Dienstag, 1. Oktober 2024
Geräusche der Nacht -114
"Hm," macht Laura und schaut zu Boden.

Ich lasse sie über das Gehörte nachdenken, denn es ist schon eine schwer verdauliche Kost. Ich erkläre nur noch:

"Wir Gestaltwandler sind jedenfalls alles, nur keine Monster!"

Sie hebt den Blick und schaut mich an.

"Woher kommt dann diese Angst der Menschen vor den Wölfen? Das steigert sich ja manchmal in eine regelrecht krankhafte Phobie!"

"Es handelt sich dabei um eine sogenannte Urangst. Sie ist heutzutage eher krankhaft und irrational, wie du richtig sagst, denn die biologischen Wölfe, die heute leben, halten sich von den Menschen fern. Aber es sind immer noch Beutegreifer. Sie ernähren sich zumeist von alten, kranken und verletzten Tieren, so dass sie gewissermaßen eine Art Gesundheitspolizei der Natur sind. Biologische Wölfe können aber nicht zwischen Wildtieren und Vieh unterscheiden.
Die Urangst sitzt tief im Menschen. Sie stammt aus einer Zeit, als der Mensch noch nicht unangefochten an der Spitze der Nahrungskette stand. Bis vor 13.000 Jahren lebte der Canis dirus, ein Wolf, der 30cm höher und länger war als der heutige Canis lupus. Es kam immer wieder vor, dass der damalige Mensch zu dessen Jagdbeute wurde."

"Ah, davon habe ich noch nie gehört," gibt sie zu.

"Nun ja, heute werden immer wieder in aufgetauten Permafrostböden vollständig erhaltene Tiere entdeckt..."

"Ah, da hat man auch so einen Riesenwolf entdeckt?"

Ich nicke nur dazu.

"Noch etwas muss ich dir erzählen, Laura. Wenn du nach deiner ersten Wandlung wieder zu den Menschen gehst und unter ihnen lebst, gehe keine tiefen emotionalen Bindungen ein! Ein Mensch hat eine gewisse Lebensspanne. Er altert und stirbt irgendwann. In den Augen der Menschen scheinst du dagegen nicht zu altern. Das führt bei starken emotionalen Bindungen zu verschiedenen Irritationen."

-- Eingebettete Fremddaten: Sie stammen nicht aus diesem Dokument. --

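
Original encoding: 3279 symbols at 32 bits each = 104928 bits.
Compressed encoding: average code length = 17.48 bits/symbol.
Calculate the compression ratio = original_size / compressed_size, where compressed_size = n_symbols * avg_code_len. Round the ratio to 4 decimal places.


original_size = n_symbols * orig_bits = 3279 * 32 = 104928 bits
compressed_size = n_symbols * avg_code_len = 3279 * 17.48 = 57316.92 bits
ratio = original_size / compressed_size = 104928 / 57316.92 = 1.8307

Compression ratio = 1.8307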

Sie schaut mich mit großen Augen an und fragt atemlos:
"Zu welchen?"

"Entflammst du in Liebe, könntest du versucht sein deinen Partner zu beißen, damit er mit dir alt wird. Und damit du ihn nicht irgendwann begraben musst und tief traurig bist. Damit übertrittst du aber ein Tabu und die Meister trennen euch. Es wäre in so einem Fall besser, du begräbst deinen Partner, wenn er stirbt, und erinnerst dich in Dankbarkeit an ihn, dass du seine Lebensspanne mit ihm verbringen durftest.
Fühlst du dich nicht stark genug dafür, dann sollten deine Bindungen den Kollegenstatus nicht überschreiten, allenfalls Freundschaften sind erlaubt."

"Okay," meint Laura nun. "Wenn der Andere sich aber nun in mich verliebt, soll ich mich dann zurückziehen und damit quasi ein Herz brechen?"

"Du solltest dich dann prüfen und ehrlich mit deinem Freund darüber sprechen. Wir haben ein Pärchen, wo er ein Gestaltwandler ist und sie inzwischen eine Eingeweihte. Beide Partner wohnen in verschiedenen Wohnungen in verschiedenen Stadtteilen der gleichen Stadt. Sie können sich also gegenseitig besuchen.
Stell' dir einmal folgendes Szenario vor: Du lernst jemand kennen und verliebst dich. Jetzt ist für eure Umwelt alles okay. In 20 und mehr Jahren ziehen die gleichen Leute aber über euch her 'Guck' mal, der alte Bock mit der jungen Frau! Der muss ja jede Menge Kohle haben, sonst wäre sie schon längst über alle Berge.'
Besucht ihr euch aber gegenseitig, dann interpretieren die Leute eure Beziehung später als Vater-Tochter- oder Opa-Enkelin-Beziehung. Was hinter der Wohnungstür passiert, interessiert niemanden."